In [2]:
import nltk
from nltk.sentiment.vader import SentimentIntensityAnalyzer
import numpy as np
import pandas as pd
from collections import Counter
import pandas as pd
import urlextract
from spellchecker import SpellChecker
import re
import emoji
import unidecode
from bs4 import BeautifulSoup
import urlextract

In [34]:
### CLEANING
df = pd.read_csv('C:/Users/david/OneDrive/Skrivebord/Reddit Analysis/MFRC.csv')
df = df.drop(['confidence', 'annotator'], axis=1)

# Split rows by posts that have numerous Moral Foundations attached to it, and save the data under a new name
df = df.assign(annotation=df['annotation'].str.split(','))
df = df.explode('annotation')
df.to_csv('C:/Users/david/OneDrive/Skrivebord/Reddit Analysis/MFRC_ind_anno.csv', index=False)

# create a new DataFrame to store the majority annotated posts
majority_annotated_posts = pd.DataFrame(columns=df.columns)

# iterate through each unique post
for unique_post in df['text'].unique():
    # create a temporary DataFrame to store the duplicate rows for the current unique post
    temp_df = df[df['text'] == unique_post].copy()
    
    # get the count of each annotation for the current post
    annotation_counts = temp_df['annotation'].value_counts()
    
    # get the highest count of annotations for the current post
    max_annotation_count = annotation_counts.max()
    
    # check if there is a tie for the highest count of annotations
    if (annotation_counts == max_annotation_count).sum() == 1:
        # get the majority annotation for the current post
        majority_annotation = annotation_counts.idxmax()

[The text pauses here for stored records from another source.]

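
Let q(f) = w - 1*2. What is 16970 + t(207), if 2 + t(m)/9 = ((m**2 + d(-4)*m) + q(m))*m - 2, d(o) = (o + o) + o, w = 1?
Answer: 75215066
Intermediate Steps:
d(o) = 3*o (d(o) = 2*o + o = 3*o)
q(f) = -1 (q(f) = 1 - 1*2 = 1 - 2 = -1)
t(m) = -36 + 9*m*(-1 + m**2 - 12*m) (t(m) = -18 + 9*(((m**2 + (3*(-4))*m) - 1)*m - 2) = -18 + 9*(((m**2 - 12*m) - 1)*m - 2) = -18 + 9*((-1 + m**2 - 12*m)*m - 2) = -18 + 9*(m*(-1 + m**2 - 12*m) - 2) = -18 + 9*(-2 + m*(-1 + m**2 - 12*m)) = -18 + (-18 + 9*m*(-1 + m**2 - 12*m)) = -36 + 9*m*(-1 + m**2 - 12*m))
16970 + t(207) = 16970 + (-36 - 108*207**2 - 9*207 + 9*207**3) = 16970 + (-36 - 108*42849 - 1863 + 9*8869743) = 16970 + (-36 - 4627692 - 1863 + 79827687) = 16970 + 75198096 = 75215066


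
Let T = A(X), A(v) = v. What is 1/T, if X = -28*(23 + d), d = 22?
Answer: -1/1260 ≈ -0.00079365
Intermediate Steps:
X = -1260 (X = -28*(23 + 22) = -28*45 = -1260)
T = -1260
1/T = 1/(-1260) = -1/1260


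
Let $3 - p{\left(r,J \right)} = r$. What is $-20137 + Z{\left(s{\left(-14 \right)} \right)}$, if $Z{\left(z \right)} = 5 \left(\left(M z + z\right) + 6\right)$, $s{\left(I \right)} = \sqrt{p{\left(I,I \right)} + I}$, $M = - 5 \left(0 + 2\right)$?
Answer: $-20107 - 45 \sqrt{3} \approx -20185.0$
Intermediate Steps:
$p{\left(r,J \right)} = 3 - r$
$M = -10$ ($M = \left(-5\right) 2 = -10$)
$s{\left(I \right)} = \sqrt{3}$ ($s{\left(I \right)} = \sqrt{\left(3 - I\right) + I} = \sqrt{3}$)
$Z{\left(z \right)} = 30 - 45 z$ ($Z{\left(z \right)} = 5 \left(\left(- 10 z + z\right) + 6\right) = 5 \left(- 9 z + 6\right) = 5 \left(6 - 9 z\right) = 30 - 45 z$)
$-20137 + Z{\left(s{\left(-14 \right)} \right)} = -20137 + \left(30 - 45 \sqrt{3}\right) = -20107 - 45 \sqrt{3}$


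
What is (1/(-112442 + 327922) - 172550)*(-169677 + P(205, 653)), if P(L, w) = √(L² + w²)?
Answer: 6308773092928323/215480 - 37181073999*√468434/215480 ≈ 2.9160e+10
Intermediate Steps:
(1/(-112442 + 327922) - 172550)*(-169677 + P(205, 653)) = (1/(-112442 + 327922) - 172550)*(-169677 + √(205² + 653²)) = (1/215480 - 172550)*(-169677 + √(42025 + 426409)) = (1/215480 - 172550)*(-169677 + √468434) = -37181073999*(-169677 + √468434)/215480 = 6308773092928323/215480 - 37181073999*√468434/215480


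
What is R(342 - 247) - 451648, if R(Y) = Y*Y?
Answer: -442623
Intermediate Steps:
R(Y) = Y**2
R(342 - 247) - 451648 = (342 - 247)**2 - 451648 = 95**2 - 451648 = 9025 - 451648 = -442623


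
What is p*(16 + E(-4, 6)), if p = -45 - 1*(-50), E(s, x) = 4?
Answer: 100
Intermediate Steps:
p = 5 (p = -45 + 50 = 5)
p*(16 + E(-4, 6)) = 5*(16 + 4) = 5*20 = 100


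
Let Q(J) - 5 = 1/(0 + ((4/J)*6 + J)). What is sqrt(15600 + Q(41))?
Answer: sqrt(45364195030)/1705 ≈ 124.92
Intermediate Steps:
Q(J) = 5 + 1/(J + 24/J) (Q(J) = 5 + 1/(0 + ((4/J)*6 + J)) = 5 + 1/(0 + (24/J + J)) = 5 + 1/(0 + (J + 24/J)) = 5 + 1/(J + 24/J))
sqrt(15600 + Q(41)) = sqrt(15600 + (120 + 41 + 5*41**2)/(24 + 41**2)) = sqrt(15600 + (120 + 41 + 5*1681)/(24 + 1681)) = sqrt(15600 + (120 + 41 + 8405)/1705) = sqrt(15600 + (1/1705)*8566) = sqrt(15600 + 8566/1705) = sqrt(26606566/1705) = sqrt(45364195030)/1705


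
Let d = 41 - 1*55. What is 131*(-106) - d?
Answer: -13872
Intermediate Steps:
d = -14 (d = 41 - 55 = -14)
131*(-106) - d = 131*(-106) - 1*(-14) = -13886 + 14 = -13872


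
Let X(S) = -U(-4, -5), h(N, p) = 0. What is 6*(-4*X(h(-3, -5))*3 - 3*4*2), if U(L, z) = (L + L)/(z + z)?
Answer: -432/5 ≈ -86.400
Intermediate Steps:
U(L, z) = L/z (U(L, z) = (2*L)/((2*z)) = (2*L)*(1/(2*z)) = L/z)
X(S) = -⅘ (X(S) = -(-4)/(-5) = -(-4)*(-1)/5 = -1*⅘ = -⅘)
6*(-4*X(h(-3, -5))*3 - 3*4*2) = 6*(-4*(-⅘)*3 - 3*4*2) = 6*((16/5)*3 - 12*2) = 6*(48/5 - 24) = 6*(-72/5) = -432/5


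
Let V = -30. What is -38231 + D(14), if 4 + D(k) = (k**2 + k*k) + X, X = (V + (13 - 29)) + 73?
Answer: -37816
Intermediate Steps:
X = 27 (X = (-30 + (13 - 29)) + 73 = (-30 - 16) + 73 = -46 + 73 = 27)
D(k) = 23 + 2*k**2 (D(k) = -4 + ((k**2 + k*k) + 27) = -4 + ((k**2 + k**2) + 27) = -4 + (2*k**2 + 27) = -4 + (27 + 2*k**2) = 23 + 2*k**2)
-38231 + D(14) = -38231 + (23 + 2*14**2) = -38231 + (23 + 2*196) = -38231 + (23 + 392) = -38231 + 415 = -37816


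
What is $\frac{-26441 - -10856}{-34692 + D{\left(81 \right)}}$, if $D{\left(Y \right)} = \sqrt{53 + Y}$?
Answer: $\frac{54067482}{120353473} + \frac{3117 \sqrt{134}}{240706946} \approx 0.44939$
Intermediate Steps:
$\frac{-26441 - -10856}{-34692 + D{\left(81 \right)}} = \frac{-26441 - -10856}{-34692 + \sqrt{53 + 81}} = \frac{-26441 + \left(-1424 + 12280\right)}{-34692 + \sqrt{134}} = \frac{-26441 + 10856}{-34692 + \sqrt{134}} = - \frac{15585}{-34692 + \sqrt{134}}$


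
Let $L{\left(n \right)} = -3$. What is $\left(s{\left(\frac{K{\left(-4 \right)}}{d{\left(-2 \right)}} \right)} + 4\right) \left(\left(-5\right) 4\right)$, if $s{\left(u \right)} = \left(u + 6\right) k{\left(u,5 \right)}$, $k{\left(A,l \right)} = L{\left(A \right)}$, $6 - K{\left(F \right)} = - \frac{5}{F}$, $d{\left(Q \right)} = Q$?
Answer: $\frac{275}{2} \approx 137.5$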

        # create a new row with the majority annotation and add it to the majority_annotated_posts DataFrame
        new_row = temp_df.iloc[0].copy()
        new_row['annotation'] = majority_annotation
        majority_annotated_posts = pd.concat([majority_annotated_posts, new_row.to_frame().T], ignore_index=True)
    else:
        # there is a tie for the highest count of annotations
        for annotation, count in annotation_counts.items():
            if count == max_annotation_count:
                # create a new row for each annotation that has the highest count and add it to the majority_annotated_posts DataFrame
                new_row = temp_df[temp_df['annotation'] == annotation].iloc[0].copy()
                majority_annotated_posts = pd.concat([majority_annotated_posts, new_row.to_frame().T], ignore_index=True)

# Save in new file
majority_annotated_posts.to_csv('C:/Users/david/OneDrive/Skrivebord/Reddit Analysis/majority_annotated_posts.csv', index=False)

In [2]:
df = pd.read_csv('C:/Users/david/OneDrive/Skrivebord/Reddit Analysis/majority_annotated_posts.csv')

# Exclude rows where 'annotation' column has 'Non-Moral' or 'Thin Morality'
df = df[~df['annotation'].isin(['Non-Moral', 'Thin Morality'])]

# Drop cleaning tools
only_foundations_df = df.drop(['post_ID', 'row_ID'], axis=1)
only_foundations_df.reset_index(inplace=True, drop=True)

In [10]:
### Function for cleaning the posts
def clean_text(text):
    # Remove URLs using urlextract
    extractor = urlextract.URLExtract()
    urls = extractor.find_urls(text)
    for url in urls:
        text = text.replace(url, '')

    # Remove non-ASCII characters using unidecode
    text = unidecode.unidecode(text)

    # Remove extra white spaces
    text = re.sub(r'\s+', ' ', text).strip()

    # Spell check
    spell = SpellChecker()
    words = text.split()
    corrected_words = [spell.correction(word) if spell.correction(word) is not None else word for word in words]
    text = ' '.join(corrected_words)

    return text

only_foundations_df['text'] = only_foundations_df['text'].apply(clean_text)

# Save in new file
only_foundations_df.to_csv('C:/Users/david/OneDrive/Skrivebord/Reddit Analysis/MFRC_clean_for_analysis.csv', index=False)

In [16]:
### Run sentiment analysis

# Open up file
df = pd.read_csv('C:/Users/david/OneDrive/Skrivebord/Reddit Analysis/MFRC_clean_for_analysis.csv')

# Initialize VADER sentiment analyzer
sid = SentimentIntensityAnalyzer()

# Run sentiment analysis on each post store results in new column called 'sentiment_scores'
sentiment = []
for index, row in df.iterrows():
    sentiment_scores = sid.polarity_scores(row['text'])
    row['sentiment_scores'] = sentiment_scores
    sentiment.append(row)

# Convert  sentiment list back to PANDAS DataFrame
df_with_sentiment = pd.DataFrame(sentiment)

### Now to get expand the dictionary in the sentiment_scores into respective columns for individual analysis
# expand the dictionary column into separate columns
sentiment_normalize = pd.json_normalize(df_with_sentiment['sentiment_scores'])

# merge the expanded columns with the original dataframe
final_df = pd.concat([df_with_sentiment, sentiment_normalize], axis=1)

# Save in new file. This file has duplicates of posts with different foundations ascribed to it in case of vote ties
final_df.to_csv('C:/Users/david/OneDrive/Skrivebord/Reddit Analysis/DF_with_foundation_duplicates.csv', index=False)

In [38]:
### Lose all rows which have 'split-ties' over relevant Moral Foundation
df = pd.read_csv('C:/Users/david/OneDrive/Skrivebord/Reddit Analysis/DF_with_foundation_duplicates.csv')
df = df[~df['text'].duplicated(keep=False)]
# Reset the index
df = df.reset_index()
# Save in new file
df.to_csv('C:/Users/david/OneDrive/Skrivebord/Reddit Analysis/DF_Final.csv', index=False)